Note that the charset of the template is independent from the charset of the output that the tempalte generates (unless the enclosing software deliberately sets the output charset to the same as the template charset).

I have used StringWriter functionality , which offers the required writer functionality but specifying encoding seems to be a problem.

StringWriter sw = new StringWriter();
Template tmpl = cfg_components.getTemplate(template,"utf-8");
cfg_components.setOutputEncoding("UTF-8");
rootMap.put("content_cdn_path", getContent_cdn_path());
...
tmpl.process(rootMap, sw);
return sw.getBuffer();

I also encode the HttpServletRequest and and HttpServletResponse stream with UTF encoding in the ActionServlet and that seems to offer a solution on Ubuntu 14.4 developer environment.

@Override
protected void process(HttpServletRequest request, HttpServletResponse response) throws IOException, ServletException {

request.setCharacterEncoding("UTF8");
response.setCharacterEncoding("UTF8");

But what additionally may be required on CentOS 6.3 regarding the same program?

Any suggestion on how I can specify the output stream encoding or an alternative for StringWriter that could achieve the same?

What could cause this awkward behavior in CentOS only?
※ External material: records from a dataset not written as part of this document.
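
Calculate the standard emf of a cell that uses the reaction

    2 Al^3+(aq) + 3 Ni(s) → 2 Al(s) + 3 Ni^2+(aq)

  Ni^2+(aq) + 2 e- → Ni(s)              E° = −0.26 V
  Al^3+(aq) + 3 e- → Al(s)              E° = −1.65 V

−1.39 V

Al^3+(aq) gains electrons, so the Al³⁺/Al couple is the cathode; the Ni²⁺/Ni couple is the anode.
E°cell = E°(cathode) − E°(anode) = −1.65 − (−0.26) = −1.39 V.
The negative E°cell means the reaction is non-spontaneous in the direction written.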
Possibly your code depends on the default character encoding being UTF-8. If the default character encoding on your CentOS system is (for example) LATIN-1 rather than UTF-8, then any Chinese characters will be replaced with question marks.

If this is the problem then the solution is to use an explicit character encoding scheme at the appropriate point.
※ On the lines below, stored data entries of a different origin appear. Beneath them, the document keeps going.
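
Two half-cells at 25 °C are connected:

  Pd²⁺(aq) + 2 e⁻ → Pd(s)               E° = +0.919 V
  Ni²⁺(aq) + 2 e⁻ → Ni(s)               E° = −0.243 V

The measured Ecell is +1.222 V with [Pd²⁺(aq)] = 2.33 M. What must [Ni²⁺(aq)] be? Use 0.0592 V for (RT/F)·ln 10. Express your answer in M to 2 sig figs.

0.022 M

Pd²⁺/Pd is the cathode (higher E°); E°cell = +0.919 − (−0.243) = +1.162 V with n = 2.
Since E = E° − (0.0592/n)·log Q, log Q = n(E° − E)/0.0592 = −2.027.
The balanced reaction is Pd²⁺(aq) + Ni(s) → Pd(s) + Ni²⁺(aq), so Q = [Ni²⁺(aq)] / [Pd²⁺(aq)].
Solving for the unknown gives log [Ni²⁺(aq)] = −1.660, so [Ni²⁺(aq)] ≈ 0.022 M.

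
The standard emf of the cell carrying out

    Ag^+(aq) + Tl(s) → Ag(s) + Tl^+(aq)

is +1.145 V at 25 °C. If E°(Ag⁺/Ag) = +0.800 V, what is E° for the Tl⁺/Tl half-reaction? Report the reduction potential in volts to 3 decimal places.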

Without seeing the relevant parts of your code, it is hard to predict where the mistake has been made. However characters being replaced by question marks is a solid indicator that an incorrect encoding being used ... somewhere.


Actually, there is a simple way to confirm this theory: look at the locale environment variables that are in effect when you launch JBoss. For example, run the locale command. For me, it says:

$ locale
LANG=en_US.utf8
LC_CTYPE="en_US.utf8"
LC_NUMERIC="en_US.utf8"
LC_TIME="en_US.utf8"
LC_COLLATE="en_US.utf8"
LC_MONETARY="en_US.utf8"
LC_MESSAGES="en_US.utf8"
LC_PAPER="en_US.utf8"
LC_NAME="en_US.utf8"
LC_ADDRESS="en_US.utf8"
LC_TELEPHONE="en_US.utf8"
LC_MEASUREMENT="en_US.utf8"
LC_IDENTIFICATION="en_US.utf8"
LC_ALL=

If your locale settings are incorrect, try changing them (for the current shell) before launching JBoss.
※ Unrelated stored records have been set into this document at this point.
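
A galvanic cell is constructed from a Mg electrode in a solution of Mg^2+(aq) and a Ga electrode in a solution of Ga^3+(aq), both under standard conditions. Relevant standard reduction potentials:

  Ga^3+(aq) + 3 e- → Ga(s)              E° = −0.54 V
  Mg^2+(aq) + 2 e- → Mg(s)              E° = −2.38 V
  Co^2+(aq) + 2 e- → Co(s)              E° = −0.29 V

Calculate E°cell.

The Ga³⁺/Ga couple has the higher E°, so Ga ion is reduced (cathode) and Mg is oxidized (anode).
E°cell = E°(cathode) − E°(anode) = −0.54 − (−2.38) = +1.84 V.

+1.84 V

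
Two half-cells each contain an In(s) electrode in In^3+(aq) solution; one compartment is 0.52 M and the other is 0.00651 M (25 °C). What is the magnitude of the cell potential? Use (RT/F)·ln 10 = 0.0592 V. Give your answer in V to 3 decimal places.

0.038 V

For a concentration cell E°cell = 0, since both electrodes use the same couple.
The compartment with the higher In^3+(aq) concentration (0.52 M) acts as the cathode; ions are reduced there and produced at the dilute (0.00651 M) anode.
With n = 3, Ecell = −(0.0592/3)·log([dilute]/[conc]) = −(0.0592/3)·log(0.00651/0.52) = +0.038 V.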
UPDATE - Looking at your code snippets, you seem to have a misconception about StreamWriter . A StringWriter accumulates Java characters ... as characters. It doesn't encode them. Then when you do this:

    tmpl.process(rootMap, sw);
    return sw.getBuffer();

what gets returned is a StringBuffer which contains a sequence of Java characters. Again the characters are not encoded yet.

The encoding of characters as bytes (apparently using the wrong encoding scheme) is happening later than this; ie either in some code of yours where you are converting the StringBuffer content to bytes, or maybe in the servlet infrastructure itself.